Well, it's not quite that simple....
The order of events:
1. stored sk_buff data is modified in a reversible fashion (i.e. modified data is saved and restored after transmission).
2. sk_buff is queued for transmission
3. control returns back to interrupt handler. (yeah, this is all in soft_irq context, so I need it to be fast)
4. modified sk_buff data is restored, without knowing if the buffer has left the transmit queue and actually been put on the link.
So, there's a chance that: the modified data will get restored into the buffer before the actually transmission actually takes place.
Or is there? That's what I was sure about.
Does that make sense?
At 02:35 PM 1/27/2005, Gaurav Dhiman wrote:
--- Michael Hines <mhines@xxxxxxxxxx> wrote:
> I'm writing some code that intercepts and stores > socket buffers....lots of > them - and keeps them in memory for storage. (for > various reasons) > What I do is: when sk_buffs come in (the ones I > want), I isolate them, > unlink them, and orphan them and put them on a > linked list of my own.

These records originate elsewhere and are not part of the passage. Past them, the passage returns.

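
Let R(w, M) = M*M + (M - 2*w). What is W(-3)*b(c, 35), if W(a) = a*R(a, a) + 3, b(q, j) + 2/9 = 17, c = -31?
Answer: -1661/3 ≈ -553.67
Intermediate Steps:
R(w, M) = M + M**2 - 2*w (R(w, M) = M**2 + (M - 2*w) = M + M**2 - 2*w)
b(q, j) = 151/9 (b(q, j) = -2/9 + 17 = 151/9)
W(a) = 3 + a*(a**2 - a) (W(a) = a*(a + a**2 - 2*a) + 3 = a*(a**2 - a) + 3 = 3 + a*(a**2 - a))
W(-3)*b(c, 35) = (3 + (-3)**2*(-1 - 3))*(151/9) = (3 + 9*(-4))*(151/9) = (3 - 36)*(151/9) = -33*151/9 = -1661/3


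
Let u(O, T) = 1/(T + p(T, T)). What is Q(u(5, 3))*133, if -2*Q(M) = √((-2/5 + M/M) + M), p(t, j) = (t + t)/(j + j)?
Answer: -133*√85/20 ≈ -61.310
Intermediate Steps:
p(t, j) = t/j (p(t, j) = (2*t)/((2*j)) = (2*t)*(1/(2*j)) = t/j)
u(O, T) = 1/(1 + T) (u(O, T) = 1/(T + T/T) = 1/(T + 1) = 1/(1 + T))
Q(M) = -√(⅗ + M)/2 (Q(M) = -√((-2/5 + M/M) + M)/2 = -√((-2*⅕ + 1) + M)/2 = -√((-⅖ + 1) + M)/2 = -√(⅗ + M)/2)
Q(u(5, 3))*133 = -√(15 + 25/(1 + 3))/10*133 = -√(15 + 25/4)/10*133 = -√85/20*133 = -133*√85/20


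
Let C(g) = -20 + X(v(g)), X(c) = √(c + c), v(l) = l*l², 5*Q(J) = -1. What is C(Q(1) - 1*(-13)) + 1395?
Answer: 1375 + 512*√10/25 ≈ 1439.8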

> > Is there another mechanism to know for sure that an > sk_buff has been > transmitted? >
As you said you are saving the sk_buff on your own linked list, why dont you maintain the list of expanded element rather than sk_buff. Each extended element can have one element which will be a pointer to the actual sk_buff and another element of extended element can be a flag which can till you if the sk_buff data has been transmitted ot not. So each element of you linked list can be of following type:
struct ext_buffer{ sk_buff * net_data; int flag; struct ext_buffer *next_node; }
once you transmit the net_data, do set the flag, so that you can come to know next time that this data has already been dispatched.
I hope i understood your prob properly.